下方修正の理由は、海外でのセキュリティー事業の需要減や原価率の上昇、工場や倉庫向けのオートメーション事業がユーザーの設備投資減退によって需要が減っていること、などを挙げているが、民需と産業用という、ある分野の異なるユーザー層を持つ同社の業績停滞は、世界経済の鈍化の広がりを感じさせなくもない。
同社の売上高は400億円強であるが、その内47%が防犯セキュリティーセンサーや自動ドアといった、建築分野で使われる事業、45%が画像検査用の照明や工場や倉庫などで使われる各種センサーなど主に産業用で使われる事業となっている。

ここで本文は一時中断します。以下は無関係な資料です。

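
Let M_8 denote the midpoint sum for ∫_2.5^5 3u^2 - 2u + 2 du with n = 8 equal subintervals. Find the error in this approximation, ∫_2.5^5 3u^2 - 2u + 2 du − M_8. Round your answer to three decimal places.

0.061

Exact integral: ∫_2.5^5 f(u) du = 95.625.
M_8 ≈ 95.56396.
Error ≈ 95.625 − 95.56396 ≈ 0.061.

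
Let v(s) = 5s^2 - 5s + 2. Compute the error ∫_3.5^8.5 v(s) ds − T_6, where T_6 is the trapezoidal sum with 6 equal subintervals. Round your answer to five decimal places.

Exact integral: ∫_3.5^8.5 v(s) ds ≈ 812.0833333.
T_6 ≈ 814.9768519.
Error ≈ 812.0833333 − 814.9768519 ≈ -2.89352.

-2.89352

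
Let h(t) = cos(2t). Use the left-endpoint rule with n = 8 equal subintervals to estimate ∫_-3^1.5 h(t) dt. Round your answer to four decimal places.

Δt = (1.5 − (-3))/8 = 0.5625.
Left endpoints: -3, -2.4375, -1.875, -1.3125, -0.75, -0.1875, 0.375, 0.9375.
h(-3) ≈ 0.9602, h(-2.4375) ≈ 0.1619, h(-1.875) ≈ -0.8206, h(-1.3125) ≈ -0.8695, h(-0.75) ≈ 0.0707, h(-0.1875) ≈ 0.9305, h(0.375) ≈ 0.7317, h(0.9375) ≈ -0.2995.
Sum = Δt · [h(-3) + h(-2.4375) + h(-1.875) + ...].
Sum ≈ 0.4868.

0.4868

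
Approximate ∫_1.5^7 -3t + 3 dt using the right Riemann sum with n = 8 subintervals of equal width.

Δt = (7 − 1.5)/8 = 0.6875.
Right endpoints: 2.1875, 2.875, 3.5625, 4.25, 4.9375, 5.625, 6.3125, 7.
f(2.1875) = -3.5625, f(2.875) = -5.625, f(3.5625) = -7.6875, f(4.25) = -9.75, f(4.9375) = -11.8125, f(5.625) = -13.875, f(6.3125) = -15.9375, f(7) = -18.
Sum = Δt · [f(2.1875) + f(2.875) + f(3.5625) + ...].
Sum = -59.296875.

-59.296875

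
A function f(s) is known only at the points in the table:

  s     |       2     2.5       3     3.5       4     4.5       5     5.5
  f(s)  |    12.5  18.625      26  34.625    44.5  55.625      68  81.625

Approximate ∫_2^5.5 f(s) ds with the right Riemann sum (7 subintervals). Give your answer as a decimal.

164.5

Δs = 0.5.
Sum = 0.5·[18.625 + 26 + 34.625 + 44.5 + 55.625 + 68 + 81.625] = 164.5.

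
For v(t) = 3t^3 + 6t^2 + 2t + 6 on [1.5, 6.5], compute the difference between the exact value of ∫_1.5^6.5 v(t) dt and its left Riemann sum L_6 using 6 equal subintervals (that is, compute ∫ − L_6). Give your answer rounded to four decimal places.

Exact integral: ∫_1.5^6.5 v(t) dt = 1947.5.
L_6 ≈ 1528.576389.
Error ≈ 1947.5 − 1528.576389 ≈ 418.9236.

418.9236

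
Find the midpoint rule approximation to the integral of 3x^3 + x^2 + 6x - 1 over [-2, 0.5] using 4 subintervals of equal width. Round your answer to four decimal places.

-22.5269

Δx = (0.5 − (-2))/4 = 0.625.
Midpoints: -1.6875, -1.0625, -0.4375, 0.1875.
f(-1.6875) = -92953/4096, f(-1.0625) = -40323/4096, f(-0.4375) = -15093/4096, f(0.1875) = 737/4096.
Sum = Δx · [f(-1.6875) + f(-1.0625) + f(-0.4375) + f(0.1875)].
Sum ≈ -22.5269.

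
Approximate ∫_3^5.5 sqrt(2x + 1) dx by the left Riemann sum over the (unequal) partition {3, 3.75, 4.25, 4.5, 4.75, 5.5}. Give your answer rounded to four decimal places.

7.4335

Subinterval widths: 0.75, 0.5, 0.25, 0.25, 0.75.
Left endpoints: 3, 3.75, 4.25, 4.5, 4.75.
f(3) ≈ 2.6458, f(3.75) ≈ 2.9155, f(4.25) ≈ 3.0822, f(4.5) ≈ 3.1623, f(4.75) ≈ 3.2404.
Sum = Σ Δx_i · f(x_i).
Sum ≈ 7.4335.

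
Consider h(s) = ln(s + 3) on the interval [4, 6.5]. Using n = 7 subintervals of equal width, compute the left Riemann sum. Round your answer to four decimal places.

5.2110

Δs = (6.5 − 4)/7 = 5/14.
Left endpoints: 4, 61/14, 33/7, 71/14, 38/7, 81/14, 43/7.
h(4) ≈ 1.9459, h(61/14) ≈ 1.9957, h(33/7) ≈ 2.0431, h(71/14) ≈ 2.0883, h(38/7) ≈ 2.1316, h(81/14) ≈ 2.1731, h(43/7) ≈ 2.2130.
Sum = Δs · [h(4) + h(61/14) + h(33/7) + ...].
Sum ≈ 5.2110.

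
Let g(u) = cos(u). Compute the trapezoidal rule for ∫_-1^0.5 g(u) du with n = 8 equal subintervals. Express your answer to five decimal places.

Δu = (0.5 − (-1))/8 = 0.1875.
g(-1) ≈ 0.54030, g(-0.8125) ≈ 0.68769, g(-0.625) ≈ 0.81096, g(-0.4375) ≈ 0.90581, g(-0.25) ≈ 0.96891, g(-0.0625) ≈ 0.99805, g(0.125) ≈ 0.99220, g(0.3125) ≈ 0.95157, g(0.5) ≈ 0.87758.
T_8 = (Δu/2)·[g(u_0) + 2g(u_1) + ... + 2g(u_{7}) + g(u_8)].
Sum ≈ 1.31702.

1.31702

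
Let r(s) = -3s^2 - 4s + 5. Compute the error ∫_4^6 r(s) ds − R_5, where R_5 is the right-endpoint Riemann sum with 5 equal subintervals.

13.76

Exact integral: ∫_4^6 r(s) ds = -182.
R_5 = -195.76.
Error = -182 − (-195.76) = 13.76.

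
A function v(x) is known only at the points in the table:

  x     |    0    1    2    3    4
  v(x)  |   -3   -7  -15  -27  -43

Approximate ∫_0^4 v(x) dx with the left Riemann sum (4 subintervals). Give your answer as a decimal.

Δx = 1.
Sum = 1·[(-3) + (-7) + (-15) + (-27)] = -52.

-52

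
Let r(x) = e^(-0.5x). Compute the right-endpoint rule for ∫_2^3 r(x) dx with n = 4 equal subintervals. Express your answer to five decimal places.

Δx = (3 − 2)/4 = 0.25.
Right endpoints: 2.25, 2.5, 2.75, 3.
r(2.25) ≈ 0.32465, r(2.5) ≈ 0.28650, r(2.75) ≈ 0.25284, r(3) ≈ 0.22313.
Sum = Δx · [r(2.25) + r(2.5) + r(2.75) + r(3)].
Sum ≈ 0.27178.

0.27178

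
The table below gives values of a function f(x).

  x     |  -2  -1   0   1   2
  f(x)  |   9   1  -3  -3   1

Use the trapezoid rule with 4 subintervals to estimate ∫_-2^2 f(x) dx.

0

Δx = 1.
T_4 = (1/2)·[9 + 2·1 + 2·(-3) + 2·(-3) + 1] = 0.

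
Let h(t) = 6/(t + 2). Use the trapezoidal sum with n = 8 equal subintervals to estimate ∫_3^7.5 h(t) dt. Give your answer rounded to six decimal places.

Δt = (7.5 − 3)/8 = 0.5625.
h(3) = 1.2, h(3.5625) = 96/89, h(4.125) = 48/49, h(4.6875) = 96/107, h(5.25) = 24/29, h(5.8125) = 0.768, h(6.375) = 48/67, h(6.9375) = 96/143, h(7.5) = 12/19.
T_8 = (Δt/2)·[h(t_0) + 2h(t_1) + ... + 2h(t_{7}) + h(t_8)].
Sum ≈ 3.855691.

3.855691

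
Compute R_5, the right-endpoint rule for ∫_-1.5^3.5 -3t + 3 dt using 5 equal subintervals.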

その内、防犯セキュリティー用センサーは、よりセンサー精度の管理が難しい屋外用で業界の信頼を勝ち取り世界シェアー40%に達し、他にも自動ドア用センサー、画像検査用照明が同30%と、ニッチ分野で世界No1の商品を複数持つ。
同社の業績は過去、2008年から2009年にかけて、リーマンショックの影響を受けて一挙に業績が悪化した時期があった。その後順調に売り上げ、利益ともに伸ばし、2008年比ほぼ2倍の業容で2018年の決算を締めくくっている。
今回の業績の落ち込みは、リーマンショック時のガクッと断崖のように落ち込むものではなく、落ち込み方はジワジワと鍋底で、いつまで悪い状況が続くのか見えにくいものであるのだという。
いろいろな業界で工場の製品検査工程で使われる画像検査用照明は、ちょうど1年前、昨年11月くらいまではまさに絶好調の状況であったらしい。それが現在は先が読めない状況となっている。
これは同社だけに限るものではないのだが、やはり他でも聞かれる話と同様に、来年前半までは厳しそうな状態だが、その後は5G なども立ち上がるので回復するだろうとの見立てである。
非常に特徴があり、またグローバルに強い製品群を持っているオプテックスではあるが、それらの地歩を市場で固めた現在では、かなりの部分がユーザーや市場の動向に左右されており、オプテックスの能動的に動ける範囲は限られており、その状況を自ら打破したり、また新たな新規分野を切り開いていこう、といった印象は、今回の説明会においては感じることはできなかった。